New Prenatal Test Quickly Detects Single-Gene Conditions
Scientists at the Chinese University of Hong Kong have developed a new prenatal test that can quickly detect single-gene disorders within the first six to ten weeks of pregnancy. This can help potential parents choose to proceed with the pregnancy if conditions like Huntington's disease or muscular dystrophy were found.
The test can produce results within one to two weeks, using DNA from the parent blood samples that can show not only the level of mutations but any conditions in the mother's blood. It's available for use in over 60 countries.
In the study, the particular test was able to detect conditions of 12 fetuses whose DNA was at-risk for single-gene disorders. Couple who opted for IVF had their embryos screened using pre-implantation genetic diagnosis (PGD). While typically, amniocentesis was encouraged, doing this particular procedure may increase the risk of miscarriage and can only detect a limited quantity of genetic disorders.
Genetic disease that can be spotted include hemophilia, sickle cell anemia, and cystic fibrosis, all caused by mutations within a single gene. About 10,000 conditions can affect 1 in 100 births.

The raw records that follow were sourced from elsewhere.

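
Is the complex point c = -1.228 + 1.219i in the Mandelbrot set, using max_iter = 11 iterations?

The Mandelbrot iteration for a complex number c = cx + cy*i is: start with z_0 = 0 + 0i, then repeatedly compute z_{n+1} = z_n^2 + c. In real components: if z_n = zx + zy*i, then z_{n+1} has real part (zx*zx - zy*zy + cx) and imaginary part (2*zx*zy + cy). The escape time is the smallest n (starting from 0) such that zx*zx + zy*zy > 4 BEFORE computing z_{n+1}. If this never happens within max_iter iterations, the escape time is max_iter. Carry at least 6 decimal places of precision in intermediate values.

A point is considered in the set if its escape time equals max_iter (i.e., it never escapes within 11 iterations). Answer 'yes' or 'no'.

Answer: no

Derivation:
z_0 = 0 + 0i, c = -1.2280 + 1.2190i
Iter 1: z = -1.2280 + 1.2190i, |z|^2 = 2.9939
Iter 2: z = -1.2060 + -1.7749i, |z|^2 = 4.6045
Escaped at iteration 2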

Andrew Mclennan, a specialist in prenatal diagnosis at Royal North Shore Hospital in Sydney, Australia, that the results of the test will be able to give parents the appropriate guidance and counselling, making them make the right decisions in terms of their pregnancy.
On the other hand, this new prenatal test may fire controversy among pro-life groups as it can push parents to commit abortion once finding out their baby's conditions. According to Nettie Burke of Cystic Fibrosis Australia, test results may be life-threatening to the unborn child especially when found with genetic conditions.